The following clipping from “The Crescent” of Jan. 25, 1945, was recently passed along to me.  I knew Joseph “Shorty” Mondragon quite well, but he and I never talked about the war. The 3rd Inf. Div., whose insignia had streaks of black and white representing a rifle patch fought side by side with my 45th Inf. Div., who’s patch was the thunderbird.

“Shorty” was wounded and put out of commission at the time I saw my first combat — the invasion at the Angio Beachead in Italy. This comrade gave up his Earthly struggle here in Saguache, and is buried in Hillside Cemetery May he rest in peace!

HISTORY NOTE — The second Oak Leaf Cluster to a Purple Heart was awarded to SSgt. Joseph Mondragon, A 98, by M-Gen. Eugene Landrum, Fri. day December 15, 1944, at Camp Maxey, Texas in a ceremony witnessed by the entire battalion.

General Landrum presented the decoration for a wound suffered by Sgt. Mondragon during the landing at Anzio in February.

Mondragon was a squad leader and was hit by shrapnel a few hours after he had made a landing under withering Nazi fire. He was evacuated to a field hospital, then moved to a Naples hospital.

Later he went to Rome and from there was returned to the United States under the overseas rotation plan, after putting in 23 months of foreign duty. Mondragon participated in the African invasion in November 1942, and there was wounded for the first time, receiving the Purple Heart. His first cluster came later in the Tunisian campaign after he joined in the assault upon Hill 609. There he fought for days with limited ammunition and at one time was down to his last two clips of shells for his gun.

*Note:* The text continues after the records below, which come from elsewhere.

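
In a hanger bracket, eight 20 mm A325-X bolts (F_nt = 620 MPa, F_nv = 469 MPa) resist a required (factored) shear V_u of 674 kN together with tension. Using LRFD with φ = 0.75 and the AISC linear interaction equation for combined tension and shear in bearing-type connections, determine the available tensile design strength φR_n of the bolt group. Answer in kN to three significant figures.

628 kN

A_b = π·20²/4 = 314.2 mm²; f_rv = 674 × 1000 / (8 × 314.2) = 268.2 MPa.
F'_nt = 1.3 F_nt − (F_nt / φF_nv) f_rv = 1.3·620 − (620/(0.75·469))·268.2 = 333.3 MPa, capped at F_nt → F'_nt = 333.3 MPa.
R_n = F'_nt · A_b · n = 333.3 × 314.2 × 8 / 1000 = 837.7 kN.
Design strength φR_n = 0.75 × 837.7 = 628 kN.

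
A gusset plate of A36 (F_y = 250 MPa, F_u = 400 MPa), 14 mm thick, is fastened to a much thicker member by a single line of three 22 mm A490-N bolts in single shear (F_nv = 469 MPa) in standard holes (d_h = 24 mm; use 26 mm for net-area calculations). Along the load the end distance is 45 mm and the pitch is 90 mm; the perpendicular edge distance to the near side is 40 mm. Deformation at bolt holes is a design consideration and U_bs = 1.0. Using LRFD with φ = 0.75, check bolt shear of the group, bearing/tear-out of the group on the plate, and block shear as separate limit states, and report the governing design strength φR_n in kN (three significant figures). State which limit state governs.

401 kN (bolt shear governs)

Bolt shear: A_b = π·22²/4 = 380.1 mm²; R_n = 469 × 380.1 × 3 × 1 / 1000 = 534.8 kN → 0.75 × 534.8 = 401 kN.
Bearing: edge l_c = 33, r_n = 221.8 kN; interior l_c = 66, r_n = 295.7 kN; R_n = 221.8 + 2·295.7 = 813.1 kN → 610 kN.
Block shear: A_gv = 3150, A_nv = 2240, A_nt = 378 mm²; R_n = min(0.6F_uA_nv, 0.6F_yA_gv) + U_bs·F_u·A_nt = 623.7 kN → 468 kN.
Bolt shear governs: 401 kN.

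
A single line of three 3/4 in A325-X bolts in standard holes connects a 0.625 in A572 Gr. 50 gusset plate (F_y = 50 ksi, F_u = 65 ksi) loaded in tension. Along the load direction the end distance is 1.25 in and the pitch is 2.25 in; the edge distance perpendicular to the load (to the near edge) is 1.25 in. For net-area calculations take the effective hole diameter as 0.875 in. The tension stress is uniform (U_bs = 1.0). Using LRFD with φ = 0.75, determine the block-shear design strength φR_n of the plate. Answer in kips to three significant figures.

89.9 kips

Shear plane L_v = 1.25 + 2·2.25 = 5.75 in; A_gv = 5.75 × 0.625 = 3.594 in².
A_nv = (5.75 − 2.5·0.875) × 0.625 = 2.227 in².
A_nt = (1.25 − 0.5·0.875) × 0.625 = 0.5078 in².
0.6 F_u A_nv = 86.84 kips; 0.6 F_y A_gv = 107.8 kips → shear rupture governs the shear term.
R_n = 86.84 + 1.0 × 65 × 0.5078 = 119.8 kips.
Design strength φR_n = 0.75 × 119.8 = 89.9 kips.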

“We were firing at ranges of approximately 100 yards going up that hill,” he recounted. “The British said it couldn’t be taken but we took it.” When the move came to Sicily Mondragon was picked for that show too. He had been with the 3rd Division in Africa and was separated from them while he was in the hospital. However, in Sicily he joined up with his old outfit, the 30th Infantry. He is the son of Mr. and Mrs. Joe Mondragon of Center who have two other sons in service overseas.